Aren't you leaving out another important choice, for both then and now
(apart from staring out the window): i.e., conversing with a
fellow-passenger or passengers, either travel-mates or strangers? In
this country at least (OK -- insofar as I am the unobtrusive observing
party on local but, even more so, express trains), this choice is so
commonly operative that it frequently hinders me and many others in
our reading activity -- be that in codex- or device-enabled form.
Some reports of empirical research on reading in trains does exist, by
the way. Interestingly, a recent study on German trains (reported by
Kamp, Kilincsoy, & Vink in _Ergonomics_ 54.11 (Nov 2011), on
p.1029-1042) revealed that "the most observed activity was talking and
discussing, closely followed by relaxing and reading". Although a 2007
study (Khan & Sundström, "Effects of vibration on sedentary activities
in passenger trains", in _Journal of low frequency noise, vibration
and active control_ 26.1, p.43-55) found "chatting with other
passengers" a frequent activity on Swedish trains though less so than
reading, a master's thesis from the same year found "that the top
three activities on trains in India were talking to fellow passengers,
no particular activity (interpreted as relaxing) and reading". It
seems we could use a whole lot of further, preferably also
qualitative, research in this area.
Then again, there are those who might *like* to read but don't because
the combination of reading and movement makes them nauseous. Or worse.

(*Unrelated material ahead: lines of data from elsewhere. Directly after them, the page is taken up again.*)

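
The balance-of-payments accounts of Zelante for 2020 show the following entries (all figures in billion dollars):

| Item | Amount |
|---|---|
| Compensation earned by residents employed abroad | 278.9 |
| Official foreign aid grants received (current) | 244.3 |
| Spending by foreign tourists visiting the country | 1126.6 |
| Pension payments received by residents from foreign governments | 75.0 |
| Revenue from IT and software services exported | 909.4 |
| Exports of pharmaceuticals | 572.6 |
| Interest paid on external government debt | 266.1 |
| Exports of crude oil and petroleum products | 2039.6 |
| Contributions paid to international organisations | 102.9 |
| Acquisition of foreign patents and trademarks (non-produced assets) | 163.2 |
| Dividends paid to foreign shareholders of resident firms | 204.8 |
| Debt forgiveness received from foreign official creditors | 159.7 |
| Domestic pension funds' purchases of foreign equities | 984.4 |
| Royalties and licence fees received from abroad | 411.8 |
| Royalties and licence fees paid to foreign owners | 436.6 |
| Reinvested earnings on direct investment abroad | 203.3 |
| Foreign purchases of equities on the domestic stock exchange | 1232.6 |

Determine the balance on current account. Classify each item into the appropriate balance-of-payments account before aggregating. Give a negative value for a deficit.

4851.1

Goods: 572.6 + 2039.6 = 2612.2
Services: 411.8 + 909.4 + 1126.6 - 436.6 = 2011.2
Primary income: 203.3 - 204.8 - 266.1 + 278.9 = 11.3
Secondary income: 75.0 + 244.3 - 102.9 = 216.4
Current account = 2612.2 + 2011.2 + 11.3 + 216.4 = 4851.1
(Excluded from the current account — capital account: acquisition of foreign patents and trademarks (non-produced assets) 163.2, debt forgiveness received from foreign official creditors 159.7; financial account: domestic pension funds' purchases of foreign equities 984.4, foreign purchases of equities on the domestic stock exchange 1232.6.)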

Interestingly enough, there was a short piece in the Christmas 1872
number of _Bow bells : a magazine of general literature and art for
family reading_, on p.532, called "Reading in the trains". There you
will even find stated: "The practice of reading in railway trains has
often been objected to by medical authorities ... and if the practice
of railroad reading is persisted in, [it] must result in permanent
injury. ... The safe and prudent mode is to read little, if any. The
deliberate finishing of volumes in railway trains is highly
detrimental." Has our technology improved that much :-)?